Community members of the northern village of La Loche — just over 500 kilometres northwest of Saskatoon — and an Alberta rescue are working to round up 100 to 150 stray dogs Sunday and take them to foster homes.
"We just have a very large overpopulation of stray dogs and a lot of them are females that are not spayed," said Amanda Black, who fosters strays in La Loche and is a member of the community dog committee.
There are also packs of dogs following female dogs, she said.
"Sometimes we'll see like 20 dogs, 40 dogs following the one female."
That can create dangerous situations, because packs of dogs on occasion maul a female to death. It can get worse if dog owners try to step in.
"It's no point — the owners just end up getting hurt themselves," Black said.
She's organized the rescue day in partnership with the Saving Grace Animal Society from Alix, Alta. Erin Deems, the Alberta rescue society's founder, said a day like this is a large undertaking.

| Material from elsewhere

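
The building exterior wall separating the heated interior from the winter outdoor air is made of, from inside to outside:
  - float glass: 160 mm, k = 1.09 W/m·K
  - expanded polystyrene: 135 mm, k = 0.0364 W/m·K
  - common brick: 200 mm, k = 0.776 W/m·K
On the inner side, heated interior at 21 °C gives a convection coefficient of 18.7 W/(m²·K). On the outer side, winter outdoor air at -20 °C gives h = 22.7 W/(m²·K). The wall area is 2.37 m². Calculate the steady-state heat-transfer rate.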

"It's definitely worth it at the end of the day to try and get the northern communities having their dog populations just in a more manageable level, to lower the risk within the community," Deems said.
There are risks to doing a large dog gathering like Sunday's, she said, although her experienced dog handling team is aware of them and hoping for the best.
Deems said it's important people know when the rescue is coming to a northern community, because they don't want to take anyone's pet by accident. The rescue and Black posted on social media and talked about the rescue day on local radio.
"We want to remove the unwanted strays and the surrendered animals from the community that people … don't have the ability to care for," Deems said.
The dogs that are rounded up will be sent to Saskatchewan and Alberta rescues. But that's a Band-Aid solution, Deems said, and the real work happens once Saving Grace leaves.
She said it's then up to the community to manage the population, and she thinks La Loche will do well.
Black said she's optimistic because of the new community dog committee, which is working on bylaws to help keep the dog population down, among other changes.
"We are looking into getting dogs registered so that if a dog does end up out of the yard or straying, we know basically where it's from," Black said.
"We're making a lot of progress as opposed to three years ago, when we didn't know what to do," she said. "It's been a long road to get this far."